I am glad you are ok, and its understandable to take a break now and then,,, (you used up all of your breaks though







)

Nice to see that you came back.. since you were one of the first people I "conversed" with on the forum.

LGD


----------



## smitty (Dec 17, 2009)

Thank you lightgeoduck


----------



## e~shot (Jun 3, 2010)

Wow... Smitty is back...


----------



## smitty (Dec 17, 2009)

Hello there eYshot !


----------



## As8MaN (Mar 6, 2011)

Yay! Smittyyyyyy







!!!


----------



## smitty (Dec 17, 2009)

Thanks As8MaN ! Back at four in the morning again...Ha !


----------



## dgui (Jan 12, 2010)

YeeeeHaaaaaa! Smitty's Back!


----------



## The Gopher (Aug 25, 2010)

Glad to have you back Smitty! I took a bit of a break too, mostly just cause i was too busy. So how has the shooting been? it's been a wonderful summer in my neck of the woods, although a bit warm.

Not that we need a daily "where has so-and-so been" thread but where is Joerg? did i miss something?


----------



## NightKnight (Dec 16, 2009)

The Gopher said:


> Not that we need a daily "where has so-and-so been" thread but where is Joerg? did i miss something?


http://slingshotchannel.blogspot.com/2011/07/bye-bye-slingshot-forums.html


----------



## rockslinger (Nov 16, 2010)

Glad you're back, really missed your input...







Jim


----------



## bikermikearchery (Sep 30, 2010)

Thanks for comming back.

Mike


----------



## A+ Slingshots (Jan 22, 2010)

Very glad you are back Smitty, and I want you to know that I feel the same way as you stated!!!! I'm far from perfect, and all too human sometimes.
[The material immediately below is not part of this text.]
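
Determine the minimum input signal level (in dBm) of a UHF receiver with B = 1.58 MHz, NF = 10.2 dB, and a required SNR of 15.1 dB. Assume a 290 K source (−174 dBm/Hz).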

Now whatcha been shootin' lately???


----------



## Flatband (Dec 18, 2009)

Was concerned about you Bud! Glad you're okay. Never met you Smitty but I get a feel with people and the feel I got about you is a real good one. I'm happy to hear from you and hope all is well! Gary


----------



## Aras (Apr 2, 2011)

I'm glad to see you again! I've started shooting slingshots with your tutorial


----------